“Kit Kittredge, An American Girl.” The movie, not the doll. It opened this week, and the reviews are enough to make one gag. “Saccharine.” “Hokiness.” “Relentless sweetness.” “Flimsy plot.”
What I wonder is what in the sam hill are newspapers doing sending 40 year old men to cover movies for 10-year-old girls? In the movie, Kit is trying to get the Cincinnati newspaper to run her writings. So, why–this is such a no-brainer that even editors should have thought of it–why not get a 10 year old girl to review this movie?
Who wants to know what the local drama expert thinks of a children’s movie? I for one don’t.
Friday afternoon, I took our 11-year-old granddaughters, Abby and Erin, to see this movie. Until a few days ago, I had no inkling that a series of dolls exist in the name of this little girl or that to pre-teens, Kit Kittredge is as big as Nancy Drew (or maybe Barbie is a better comparison) was to earlier generations.
I was unable to take JoAnne, 10, who lives in New Hampshire or Darilyn, 10, but 11 later this month, who lives in North Carolina, with us. But wouldn’t that have been a hoot, taking all four granddaughters of that age! Anyway, I did the best I could and took the two who are nearby. It was a fun two hours.
Okay, being your typical grandpa, I would have enjoyed sitting on a park bench for two hours with those two (and moreso, those four). So the fact that I had a good time tells you nothing about the movie.

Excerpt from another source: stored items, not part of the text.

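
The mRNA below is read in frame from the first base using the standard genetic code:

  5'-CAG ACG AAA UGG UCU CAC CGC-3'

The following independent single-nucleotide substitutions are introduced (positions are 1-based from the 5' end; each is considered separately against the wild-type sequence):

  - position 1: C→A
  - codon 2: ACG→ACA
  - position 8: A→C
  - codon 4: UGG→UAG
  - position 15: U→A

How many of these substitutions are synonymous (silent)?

Codon 1: CAG (Gln) → AAG (Lys) — missense.
Codon 2: ACG (Thr) → ACA (Thr) — synonymous.
Codon 3: AAA (Lys) → ACA (Thr) — missense.
Codon 4: UGG (Trp) → UAG (Stop) — nonsense.
Codon 5: UCU (Ser) → UCA (Ser) — synonymous.
Synonymous: 2 of 5.

2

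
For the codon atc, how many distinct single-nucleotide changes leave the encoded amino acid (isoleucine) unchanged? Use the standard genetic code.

2

Position 1: none → 0 synonymous.
Position 2: none → 0 synonymous.
Position 3: ATT, ATA → 2 synonymous.
Total: 0 + 0 + 2 = 2.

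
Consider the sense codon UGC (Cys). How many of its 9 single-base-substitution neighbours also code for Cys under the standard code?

1

Position 1: none → 0 synonymous.
Position 2: none → 0 synonymous.
Position 3: UGU → 1 synonymous.
Total: 0 + 0 + 1 = 1.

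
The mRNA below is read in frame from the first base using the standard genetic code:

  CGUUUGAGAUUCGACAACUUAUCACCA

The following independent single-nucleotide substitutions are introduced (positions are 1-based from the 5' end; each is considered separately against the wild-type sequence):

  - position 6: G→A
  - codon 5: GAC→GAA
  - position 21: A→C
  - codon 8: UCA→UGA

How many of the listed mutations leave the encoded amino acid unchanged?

1

Codon 2: UUG (Leu) → UUA (Leu) — synonymous.
Codon 5: GAC (Asp) → GAA (Glu) — missense.
Codon 7: UUA (Leu) → UUC (Phe) — missense.
Codon 8: UCA (Ser) → UGA (Stop) — nonsense.
Synonymous: 1 of 4.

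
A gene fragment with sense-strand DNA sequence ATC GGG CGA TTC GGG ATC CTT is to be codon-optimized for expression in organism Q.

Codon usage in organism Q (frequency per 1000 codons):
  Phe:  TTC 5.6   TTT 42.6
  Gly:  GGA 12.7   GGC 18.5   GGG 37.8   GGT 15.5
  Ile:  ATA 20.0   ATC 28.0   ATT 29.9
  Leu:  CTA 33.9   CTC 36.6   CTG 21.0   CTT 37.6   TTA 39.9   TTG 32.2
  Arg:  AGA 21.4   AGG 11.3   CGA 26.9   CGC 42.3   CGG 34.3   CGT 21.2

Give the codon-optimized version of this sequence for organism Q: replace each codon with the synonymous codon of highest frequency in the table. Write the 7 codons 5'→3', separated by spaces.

Codon 1 (Ile): best is ATT at 29.9.
Codon 2 (Gly): best is GGG at 37.8.
Codon 3 (Arg): best is CGC at 42.3.
Codon 4 (Phe): best is TTT at 42.6.
Codon 5 (Gly): best is GGG at 37.8.
Codon 6 (Ile): best is ATT at 29.9.
Codon 7 (Leu): best is TTA at 39.9.

ATT GGG CGC TTT GGG ATT TTA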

Okay, the movie. I did what you do before choosing a movie, and checked it out on some of the internet rating places. Today, after seeing “Kit Kittredge,” I’d like to go back to some of the reviewers who called it “simplistic” or “formulaic” and say to them, “Hey–it’s a child’s movie! It’s not for grownups and certainly not for movie critics.”
The truth is that “Kit Kittredge” is more purely a child’s movie than most that claim that for themselves. So many cinematic offerings in that category–whether from Disney or Pixar or other well-respected houses–are fakes. The parents are sitting there enjoying the movie along with their young-uns, and getting all the little innuendos and inside jokes that were inserted for big people and no one else. Meanwhile, the kids are wondering what all the laughter is about.
In this movie, if a kid doesn’t get the joke, it was thrown out. Movie critics don’t know what to do with that.